Ротов, испуганный и удивленный, не знал, что делать.
— Да полно, голубчик! Ну, что за вздор. Ведь он, в сущности, такой милый, обязательный, любезный… Ну, конечно, он немножко того… доктринер. Ну, успокойтесь! Право, неловко.
Бирбаум вздохнул глубоким, вздрагивающим вздохом, как дети после плача, и притих.
Через десять минут он уже принимал участие в общем разговоре и ласково хлопал барана по плечу.
На другое утро Ротов встретил Анну Ивановну. Она издали махала ему своим красным зонтиком и кричала:
— Идемте сегодня опять в горы? А? Чего тут зря болтаться. А?
Ротов задумался:
— Я, собственно говоря, занят, то есть я пойду с удовольствием, если… А Павел Павлыч идет?
— Должно быть. Как же без него-то?
— А, знаете, скажу вам откровенно — он мне надоел!
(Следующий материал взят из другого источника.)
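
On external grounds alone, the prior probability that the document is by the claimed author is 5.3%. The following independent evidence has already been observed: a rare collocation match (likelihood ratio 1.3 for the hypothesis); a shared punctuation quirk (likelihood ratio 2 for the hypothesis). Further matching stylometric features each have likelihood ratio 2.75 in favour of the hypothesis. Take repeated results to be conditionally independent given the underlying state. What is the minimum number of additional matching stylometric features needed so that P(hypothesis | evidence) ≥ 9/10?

Prior odds = 0.053/0.947 = 53/947.
Combined Bayes factor of the evidence already in hand = 1.3 × 2 = 2.6.
Odds after that evidence = (53/947) × 2.6 = 689/4735.
Target odds = 0.9/0.1 = 9.
Need 2.75ⁿ ≥ 9 ÷ (689/4735) = 42615/689.
2.75⁴ = 57.19140625 falls short of 42615/689 but 2.75⁵ = 161051/1024 reaches it, so n = 5.

5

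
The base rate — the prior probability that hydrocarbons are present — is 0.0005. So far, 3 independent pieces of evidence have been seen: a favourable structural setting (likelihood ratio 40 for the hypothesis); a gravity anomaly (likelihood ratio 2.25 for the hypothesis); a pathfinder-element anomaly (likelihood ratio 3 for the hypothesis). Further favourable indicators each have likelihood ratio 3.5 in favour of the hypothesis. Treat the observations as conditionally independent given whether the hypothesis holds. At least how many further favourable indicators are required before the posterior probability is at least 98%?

Prior odds = 0.0005/0.9995 = 1/1999.
Combined Bayes factor of the evidence already in hand = 40 × 2.25 × 3 = 270.
Odds after that evidence = (1/1999) × 270 = 270/1999.
Target odds = 0.98/0.02 = 49.
Need 3.5ⁿ ≥ 49 ÷ (270/1999) = 97951/270.
3.5⁴ = 150.0625 falls short of 97951/270 but 3.5⁵ = 525.21875 reaches it, so n = 5.

5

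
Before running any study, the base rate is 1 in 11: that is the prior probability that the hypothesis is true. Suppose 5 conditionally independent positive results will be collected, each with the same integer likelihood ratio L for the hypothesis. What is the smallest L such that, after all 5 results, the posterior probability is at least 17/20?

3

Prior odds = (1/11)/(10/11) = 0.1.
Target odds = 0.85/0.15 = 17/3.
Need L⁵ ≥ 17/3 ÷ 0.1 = 170/3.
2⁵ = 32 < 170/3 ≤ 243 = 3⁵, so L = 3.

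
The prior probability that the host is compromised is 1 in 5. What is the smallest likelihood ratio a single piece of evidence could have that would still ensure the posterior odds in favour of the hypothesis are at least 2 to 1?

8

Prior odds = 0.2/0.8 = 0.25.
Target odds = 2.
Required Bayes factor = 2 ÷ 0.25 = 8.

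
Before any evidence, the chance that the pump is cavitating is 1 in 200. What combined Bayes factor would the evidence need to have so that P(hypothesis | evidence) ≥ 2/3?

398

Prior odds = 0.005/0.995 = 1/199.
Target odds = (2/3)/(1/3) = 2.
Required Bayes factor = 2 ÷ (1/199) = 398.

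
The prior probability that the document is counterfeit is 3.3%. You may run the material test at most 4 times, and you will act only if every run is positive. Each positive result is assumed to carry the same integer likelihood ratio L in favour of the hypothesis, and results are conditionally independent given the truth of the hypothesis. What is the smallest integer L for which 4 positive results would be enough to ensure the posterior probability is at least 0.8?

4

Prior odds = 0.033/0.967 = 33/967.
Target odds = 0.8/0.2 = 4.
Need L⁴ ≥ 4 ÷ (33/967) = 3868/33.
3⁴ = 81 < 3868/33 ≤ 256 = 4⁴, so L = 4.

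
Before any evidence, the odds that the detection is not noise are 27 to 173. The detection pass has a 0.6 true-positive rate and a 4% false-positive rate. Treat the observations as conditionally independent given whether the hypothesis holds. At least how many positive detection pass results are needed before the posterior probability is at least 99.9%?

4

Prior odds = 27/173.
Likelihood ratio of a positive result = 0.6/0.04 = 15.
Target odds: 0.999 ÷ 0.001 = 999.
Need (27/173) × 15ⁿ ≥ 999, i.e. 15ⁿ ≥ 6401.
15³ = 3375 falls short of 6401 but 15⁴ = 50625 reaches it, so n = 4.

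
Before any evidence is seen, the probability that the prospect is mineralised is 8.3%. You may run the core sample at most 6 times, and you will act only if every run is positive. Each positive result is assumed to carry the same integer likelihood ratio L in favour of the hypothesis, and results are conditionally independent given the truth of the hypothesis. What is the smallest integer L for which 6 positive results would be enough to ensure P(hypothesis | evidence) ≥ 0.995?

Prior odds = 0.083/0.917 = 83/917.
Target odds = 0.995/0.005 = 199.
Need L⁶ ≥ 199 ÷ (83/917) = 182483/83.
3⁶ = 729 < 182483/83 ≤ 4096 = 4⁶, so L = 4.

4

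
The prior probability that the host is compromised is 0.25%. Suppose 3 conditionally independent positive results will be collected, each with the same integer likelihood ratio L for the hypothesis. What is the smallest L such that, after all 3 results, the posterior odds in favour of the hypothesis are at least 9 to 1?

16

Prior odds = 0.0025/0.9975 = 1/399.
Target odds = 9.
Need L³ ≥ 9 ÷ (1/399) = 3591.
15³ = 3375 < 3591 ≤ 4096 = 16³, so L = 16.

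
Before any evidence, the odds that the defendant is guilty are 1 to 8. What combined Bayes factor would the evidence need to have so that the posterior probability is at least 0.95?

Prior odds = 0.125.
Target odds = 0.95/0.05 = 19.
Required Bayes factor = 19 ÷ 0.125 = 152.

152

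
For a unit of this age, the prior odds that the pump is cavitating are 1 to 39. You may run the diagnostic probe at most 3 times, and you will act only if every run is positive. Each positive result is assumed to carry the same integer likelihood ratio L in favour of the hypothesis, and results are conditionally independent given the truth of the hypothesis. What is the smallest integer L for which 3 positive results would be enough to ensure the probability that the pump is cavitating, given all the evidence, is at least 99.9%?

34

Prior odds = 1/39.
Target odds = 0.999/0.001 = 999.
Need L³ ≥ 999 ÷ (1/39) = 38961.
33³ = 35937 < 38961 ≤ 39304 = 34³, so L = 34.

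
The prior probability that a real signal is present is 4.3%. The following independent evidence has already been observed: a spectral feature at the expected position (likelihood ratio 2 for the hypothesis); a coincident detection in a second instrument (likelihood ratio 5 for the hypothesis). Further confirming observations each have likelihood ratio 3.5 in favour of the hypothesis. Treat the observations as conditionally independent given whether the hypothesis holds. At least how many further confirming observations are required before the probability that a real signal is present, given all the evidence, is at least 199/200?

Prior odds = 0.043/0.957 = 43/957.
Combined Bayes factor of the evidence already in hand = 2 × 5 = 10.
Odds after that evidence = (43/957) × 10 = 430/957.
Target odds = 0.995/0.005 = 199.
Need 3.5ⁿ ≥ 199 ÷ (430/957) = 190443/430.
3.5⁴ = 150.0625 falls short of 190443/430 but 3.5⁵ = 525.21875 reaches it, so n = 5.

5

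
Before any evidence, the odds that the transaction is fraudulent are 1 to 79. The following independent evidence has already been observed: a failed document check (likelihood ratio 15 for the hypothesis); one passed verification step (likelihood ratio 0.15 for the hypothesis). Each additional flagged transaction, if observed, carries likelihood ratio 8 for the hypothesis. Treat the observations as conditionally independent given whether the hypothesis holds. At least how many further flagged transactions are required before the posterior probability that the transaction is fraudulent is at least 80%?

3

Prior odds = 1/79.
Combined Bayes factor of the evidence already in hand = 15 × 0.15 = 2.25.
Odds after that evidence = (1/79) × 2.25 = 9/316.
Target odds = 0.8/0.2 = 4.
Need 8ⁿ ≥ 4 ÷ (9/316) = 1264/9.
8² = 64 falls short of 1264/9 but 8³ = 512 reaches it, so n = 3.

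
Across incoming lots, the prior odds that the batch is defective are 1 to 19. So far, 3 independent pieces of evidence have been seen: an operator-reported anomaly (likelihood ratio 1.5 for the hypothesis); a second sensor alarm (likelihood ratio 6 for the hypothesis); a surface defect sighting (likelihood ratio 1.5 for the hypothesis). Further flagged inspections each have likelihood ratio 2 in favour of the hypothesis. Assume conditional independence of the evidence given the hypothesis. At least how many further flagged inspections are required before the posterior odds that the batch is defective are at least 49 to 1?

7

Prior odds = 1/19.
Combined Bayes factor of the evidence already in hand = 1.5 × 6 × 1.5 = 13.5.
Odds after that evidence = (1/19) × 13.5 = 27/38.
Target odds = 49.
Need 2ⁿ ≥ 49 ÷ (27/38) = 1862/27.
2⁶ = 64 falls short of 1862/27 but 2⁷ = 128 reaches it, so n = 7.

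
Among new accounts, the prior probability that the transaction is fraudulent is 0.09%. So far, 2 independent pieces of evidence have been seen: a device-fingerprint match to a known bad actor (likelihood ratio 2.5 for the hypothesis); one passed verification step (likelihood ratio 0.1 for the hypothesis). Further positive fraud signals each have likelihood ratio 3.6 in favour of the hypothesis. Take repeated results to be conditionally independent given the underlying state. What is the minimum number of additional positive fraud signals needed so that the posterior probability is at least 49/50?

10

Prior odds = 0.0009/0.9991 = 9/9991.
Combined Bayes factor of the evidence already in hand = 2.5 × 0.1 = 0.25.
Odds after that evidence = (9/9991) × 0.25 = 9/39964.
Target odds = 0.98/0.02 = 49.
Need 3.6ⁿ ≥ 49 ÷ (9/39964) = 1958236/9.
3.6⁹ ≈101560 falls short of 1958236/9 but 3.6¹⁰ ≈365616 reaches it, so n = 10.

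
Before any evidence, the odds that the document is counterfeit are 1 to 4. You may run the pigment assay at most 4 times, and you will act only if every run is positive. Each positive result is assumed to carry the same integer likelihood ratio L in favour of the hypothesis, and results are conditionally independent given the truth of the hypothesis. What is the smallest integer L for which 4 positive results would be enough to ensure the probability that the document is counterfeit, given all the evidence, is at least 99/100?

5

Prior odds = 0.25.
Target odds = 0.99/0.01 = 99.
Need L⁴ ≥ 99 ÷ 0.25 = 396.
4⁴ = 256 < 396 ≤ 625 = 5⁴, so L = 5.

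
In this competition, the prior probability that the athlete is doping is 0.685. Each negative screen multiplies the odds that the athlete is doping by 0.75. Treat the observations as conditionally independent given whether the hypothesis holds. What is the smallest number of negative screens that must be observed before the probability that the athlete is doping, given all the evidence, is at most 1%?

19

Prior odds = 0.685/0.315 = 137/63.
Likelihood ratio per negative screen = 0.75.
Target odds: 0.01 ÷ 0.99 = 1/99.
Need (137/63) × 0.75ⁿ ≤ 1/99, i.e. 0.75ⁿ ≤ 7/1507.
0.75¹⁸ ≈0.00563771 is still above 7/1507 but 0.75¹⁹ ≈0.00422828 is at or below it, so n = 19.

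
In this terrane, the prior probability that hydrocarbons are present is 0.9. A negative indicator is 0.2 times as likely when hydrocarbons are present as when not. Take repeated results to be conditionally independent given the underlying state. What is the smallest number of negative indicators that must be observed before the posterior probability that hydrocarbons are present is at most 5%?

4

Prior odds: 0.9 ÷ 0.1 = 9.
Likelihood ratio per negative indicator = 0.2.
Target posterior odds = 0.05/0.95 = 1/19.
Need 9 × 0.2ⁿ ≤ 1/19, i.e. 0.2ⁿ ≤ 1/171.
0.2³ = 0.008 is still above 1/171 but 0.2⁴ = 0.0016 is at or below it, so n = 4.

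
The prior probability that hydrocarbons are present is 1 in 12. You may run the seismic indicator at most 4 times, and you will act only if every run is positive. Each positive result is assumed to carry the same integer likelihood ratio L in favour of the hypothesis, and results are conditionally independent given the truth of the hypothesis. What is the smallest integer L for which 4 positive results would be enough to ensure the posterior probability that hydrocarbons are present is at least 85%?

Prior odds = (1/12)/(11/12) = 1/11.
Target odds = 0.85/0.15 = 17/3.
Need L⁴ ≥ 17/3 ÷ (1/11) = 187/3.
2⁴ = 16 < 187/3 ≤ 81 = 3⁴, so L = 3.

3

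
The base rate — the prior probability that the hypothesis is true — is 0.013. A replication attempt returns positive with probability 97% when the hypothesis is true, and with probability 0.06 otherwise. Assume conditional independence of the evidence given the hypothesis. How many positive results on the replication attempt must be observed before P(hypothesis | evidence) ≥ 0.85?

Prior odds: 0.013 ÷ 0.987 = 13/987.
Likelihood ratio of a positive result = 0.97/0.06 = 97/6.
Target odds: 0.85 ÷ 0.15 = 17/3.
Require (97/6)ⁿ ≥ 17/3 ÷ (13/987) = 5593/13.
(97/6)² = 9409/36 falls short of 5593/13 but (97/6)³ = 912673/216 reaches it, so n = 3.

3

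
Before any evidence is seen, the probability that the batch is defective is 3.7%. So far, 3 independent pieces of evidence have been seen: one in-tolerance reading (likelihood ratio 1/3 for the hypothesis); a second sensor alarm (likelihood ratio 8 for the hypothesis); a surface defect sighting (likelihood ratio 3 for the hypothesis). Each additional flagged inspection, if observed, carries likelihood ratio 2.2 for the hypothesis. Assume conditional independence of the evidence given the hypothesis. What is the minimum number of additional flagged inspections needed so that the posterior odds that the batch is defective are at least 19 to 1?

Prior odds = 0.037/0.963 = 37/963.
Combined Bayes factor of the evidence already in hand = (1/3) × 8 × 3 = 8.
Odds after that evidence = (37/963) × 8 = 296/963.
Target odds = 19.
Need 2.2ⁿ ≥ 19 ÷ (296/963) = 18297/296.
2.2⁵ = 51.53632 falls short of 18297/296 but 2.2⁶ = 1771561/15625 reaches it, so n = 6.

6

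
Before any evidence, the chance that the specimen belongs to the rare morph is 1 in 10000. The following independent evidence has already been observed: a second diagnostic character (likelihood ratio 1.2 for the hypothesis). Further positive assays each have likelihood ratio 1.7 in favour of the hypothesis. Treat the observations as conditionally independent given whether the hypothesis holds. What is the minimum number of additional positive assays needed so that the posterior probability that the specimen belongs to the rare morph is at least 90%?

Prior odds = 0.0001/0.9999 = 1/9999.
Bayes factor of the evidence already in hand = 1.2.
Odds after that evidence = (1/9999) × 1.2 = 2/16665.
Target odds = 0.9/0.1 = 9.
Need 1.7ⁿ ≥ 9 ÷ (2/16665) = 74992.5.
1.7²¹ ≈69091.9 falls short of 74992.5 but 1.7²² ≈117456 reaches it, so n = 22.

22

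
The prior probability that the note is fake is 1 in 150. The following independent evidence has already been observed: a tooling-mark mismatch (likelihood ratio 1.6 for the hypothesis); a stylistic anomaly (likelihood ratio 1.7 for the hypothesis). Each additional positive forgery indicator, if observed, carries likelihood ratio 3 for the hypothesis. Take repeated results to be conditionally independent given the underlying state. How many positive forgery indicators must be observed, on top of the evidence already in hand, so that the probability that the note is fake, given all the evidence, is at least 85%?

6

Prior odds = (1/150)/(149/150) = 1/149.
Combined Bayes factor of the evidence already in hand = 1.6 × 1.7 = 2.72.
Odds after that evidence = (1/149) × 2.72 = 68/3725.
Target odds = 0.85/0.15 = 17/3.
Need 3ⁿ ≥ 17/3 ÷ (68/3725) = 3725/12.
3⁵ = 243 falls short of 3725/12 but 3⁶ = 729 reaches it, so n = 6.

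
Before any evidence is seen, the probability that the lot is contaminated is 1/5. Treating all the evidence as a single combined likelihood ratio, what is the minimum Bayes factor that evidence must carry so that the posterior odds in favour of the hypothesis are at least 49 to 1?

196

Prior odds = 0.2/0.8 = 0.25.
Target odds = 49.
Required Bayes factor = 49 ÷ 0.25 = 196.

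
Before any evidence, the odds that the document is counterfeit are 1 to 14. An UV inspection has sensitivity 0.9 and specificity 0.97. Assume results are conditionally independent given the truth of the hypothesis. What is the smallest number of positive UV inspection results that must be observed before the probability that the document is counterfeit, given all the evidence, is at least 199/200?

Prior odds = 1/14.
False-positive rate = 1 − 0.97 = 0.03; likelihood ratio of a positive = 0.9/0.03 = 30.
Target posterior odds = 0.995/0.005 = 199.
Need (1/14) × 30ⁿ ≥ 199, i.e. 30ⁿ ≥ 2786.
30² = 900 falls short of 2786 but 30³ = 27000 reaches it, so n = 3.

3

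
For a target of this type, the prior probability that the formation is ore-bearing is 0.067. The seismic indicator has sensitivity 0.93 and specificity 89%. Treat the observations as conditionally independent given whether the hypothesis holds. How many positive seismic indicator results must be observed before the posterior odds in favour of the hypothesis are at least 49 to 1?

4

Prior odds = 0.067/0.933 = 67/933.
False-positive rate = 1 − 0.89 = 0.11; likelihood ratio of a positive = 0.93/0.11 = 93/11.
Target odds = 49.
Require (93/11)ⁿ ≥ 49 ÷ (67/933) = 45717/67.
(93/11)³ = 804357/1331 falls short of 45717/67 but (93/11)⁴ = 74805201/14641 reaches it, so n = 4.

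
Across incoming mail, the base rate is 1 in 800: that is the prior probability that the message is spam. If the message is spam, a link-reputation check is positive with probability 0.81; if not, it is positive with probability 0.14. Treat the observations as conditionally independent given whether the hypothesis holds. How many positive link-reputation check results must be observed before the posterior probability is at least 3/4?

5

Prior odds: 0.00125 ÷ 0.99875 = 1/799.
Likelihood ratio of a positive = 0.81/0.14 = 81/14.
Target odds: 0.75 ÷ 0.25 = 3.
Need (1/799) × (81/14)ⁿ ≥ 3, i.e. (81/14)ⁿ ≥ 2397.
(81/14)⁴ = 43046721/38416 falls short of 2397 but (81/14)⁵ ≈6483.13 reaches it, so n = 5.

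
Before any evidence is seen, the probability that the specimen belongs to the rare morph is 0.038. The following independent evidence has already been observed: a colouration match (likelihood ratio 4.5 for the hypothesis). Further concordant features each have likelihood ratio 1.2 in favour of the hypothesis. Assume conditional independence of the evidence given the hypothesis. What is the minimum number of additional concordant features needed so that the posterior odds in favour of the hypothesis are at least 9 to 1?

Prior odds = 0.038/0.962 = 19/481.
Bayes factor of the evidence already in hand = 4.5.
Odds after that evidence = (19/481) × 4.5 = 171/962.
Target odds = 9.
Need 1.2ⁿ ≥ 9 ÷ (171/962) = 962/19.
1.2²¹ ≈46.0051 falls short of 962/19 but 1.2²² ≈55.2061 reaches it, so n = 22.

22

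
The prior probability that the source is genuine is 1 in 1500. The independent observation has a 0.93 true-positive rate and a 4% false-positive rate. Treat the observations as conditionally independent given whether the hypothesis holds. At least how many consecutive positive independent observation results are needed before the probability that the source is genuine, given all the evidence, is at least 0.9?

Prior odds: (1/1500) ÷ (1499/1500) = 1/1499.
Likelihood ratio of a positive result = 0.93/0.04 = 23.25.
Target posterior odds = 0.9/0.1 = 9.
Require 23.25ⁿ ≥ 9 ÷ (1/1499) = 13491.
23.25³ = 804357/64 falls short of 13491 but 23.25⁴ = 74805201/256 reaches it, so n = 4.

4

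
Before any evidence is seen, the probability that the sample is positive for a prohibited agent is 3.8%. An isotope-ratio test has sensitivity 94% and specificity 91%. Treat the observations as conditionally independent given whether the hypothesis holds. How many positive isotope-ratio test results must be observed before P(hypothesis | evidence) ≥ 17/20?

Prior odds = 0.038/0.962 = 19/481.
False-positive rate = 1 − 0.91 = 0.09; likelihood ratio of a positive = 0.94/0.09 = 94/9.
Target posterior odds = 0.85/0.15 = 17/3.
Need (19/481) × (94/9)ⁿ ≥ 17/3, i.e. (94/9)ⁿ ≥ 8177/57.
(94/9)² = 8836/81 falls short of 8177/57 but (94/9)³ = 830584/729 reaches it, so n = 3.

3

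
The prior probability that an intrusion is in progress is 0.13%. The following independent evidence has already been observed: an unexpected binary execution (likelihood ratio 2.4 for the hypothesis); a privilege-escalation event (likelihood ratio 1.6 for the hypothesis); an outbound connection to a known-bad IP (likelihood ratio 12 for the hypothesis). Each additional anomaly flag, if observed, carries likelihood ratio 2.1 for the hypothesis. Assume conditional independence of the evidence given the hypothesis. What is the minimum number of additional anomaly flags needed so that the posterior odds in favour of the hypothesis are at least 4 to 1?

6

Prior odds = 0.0013/0.9987 = 13/9987.
Combined Bayes factor of the evidence already in hand = 2.4 × 1.6 × 12 = 46.08.
Odds after that evidence = (13/9987) × 46.08 = 4992/83225.
Target odds = 4.
Need 2.1ⁿ ≥ 4 ÷ (4992/83225) = 83225/1248.
2.1⁵ = 4084101/100000 falls short of 83225/1248 but 2.1⁶ = 85766121/1000000 reaches it, so n = 6.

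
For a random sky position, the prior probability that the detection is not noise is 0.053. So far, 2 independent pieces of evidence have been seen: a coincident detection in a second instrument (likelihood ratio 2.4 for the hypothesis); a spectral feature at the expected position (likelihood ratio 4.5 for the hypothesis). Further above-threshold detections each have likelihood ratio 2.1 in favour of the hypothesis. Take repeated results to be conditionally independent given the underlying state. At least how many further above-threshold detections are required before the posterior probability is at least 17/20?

4

Prior odds = 0.053/0.947 = 53/947.
Combined Bayes factor of the evidence already in hand = 2.4 × 4.5 = 10.8.
Odds after that evidence = (53/947) × 10.8 = 2862/4735.
Target odds = 0.85/0.15 = 17/3.
Need 2.1ⁿ ≥ 17/3 ÷ (2862/4735) = 80495/8586.
2.1³ = 9.261 falls short of 80495/8586 but 2.1⁴ = 19.4481 reaches it, so n = 4.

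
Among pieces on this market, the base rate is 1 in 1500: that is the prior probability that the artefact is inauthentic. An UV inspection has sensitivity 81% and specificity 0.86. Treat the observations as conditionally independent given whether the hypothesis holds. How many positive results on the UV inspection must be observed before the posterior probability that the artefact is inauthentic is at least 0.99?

7

Prior odds: (1/1500) ÷ (1499/1500) = 1/1499.
False-positive rate = 1 − 0.86 = 0.14; likelihood ratio of a positive = 0.81/0.14 = 81/14.
Target posterior odds = 0.99/0.01 = 99.
Require (81/14)ⁿ ≥ 99 ÷ (1/1499) = 148401.
(81/14)⁶ ≈37509.6 falls short of 148401 but (81/14)⁷ ≈217020 reaches it, so n = 7.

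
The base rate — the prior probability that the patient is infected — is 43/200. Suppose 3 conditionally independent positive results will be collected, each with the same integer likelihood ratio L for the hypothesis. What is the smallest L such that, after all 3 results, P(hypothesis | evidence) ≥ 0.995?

Prior odds = 0.215/0.785 = 43/157.
Target odds = 0.995/0.005 = 199.
Need L³ ≥ 199 ÷ (43/157) = 31243/43.
8³ = 512 < 31243/43 ≤ 729 = 9³, so L = 9.

9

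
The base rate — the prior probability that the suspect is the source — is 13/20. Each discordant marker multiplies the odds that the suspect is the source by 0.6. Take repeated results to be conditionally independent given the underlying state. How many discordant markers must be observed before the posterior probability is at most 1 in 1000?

Prior odds: 0.65 ÷ 0.35 = 13/7.
Likelihood ratio per discordant marker = 0.6.
Target odds: 0.001 ÷ 0.999 = 1/999.
Require 0.6ⁿ ≤ 1/999 ÷ (13/7) = 7/12987.
0.6¹⁴ ≈0.000783642 is still above 7/12987 but 0.6¹⁵ ≈0.000470185 is at or below it, so n = 15.

15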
Анна Ивановна поджала губы, выпучила глаза и вдруг сочувственно покачала головой:
— А, знаете, голубчик, ведь и правда, он надоедливый. Тошный какой-то. Представьте себе, вчера, во время прогулки, вдруг говорит: «Красивые женщины всегда больше нравятся, чем некрасивые». Ну, не глупо ли? Ну кто, скажите, этого не знает? Подумаешь — новость сообщил. Это меня почему-то так обозлило, что прямо вспомнить не могу.
Она стукнула зонтиком, и на глазах у нее выступили слезы.
— Дурак поганый!
Ротов успокаивал ее, как мог, неубедительно и вяло.
— А, знаете, курсистка Вера уже давно не может его выносить. Она только показывать не хочет.
— Ну как же можно показывать! За что же обижать человека?
Прогулка состоялась без барана. Баран был занят. Но он невидимо присутствовал, потому что не проходило и десяти минут, как с кем-нибудь делался острый припадок ненависти. Первая начала курсистка Вера.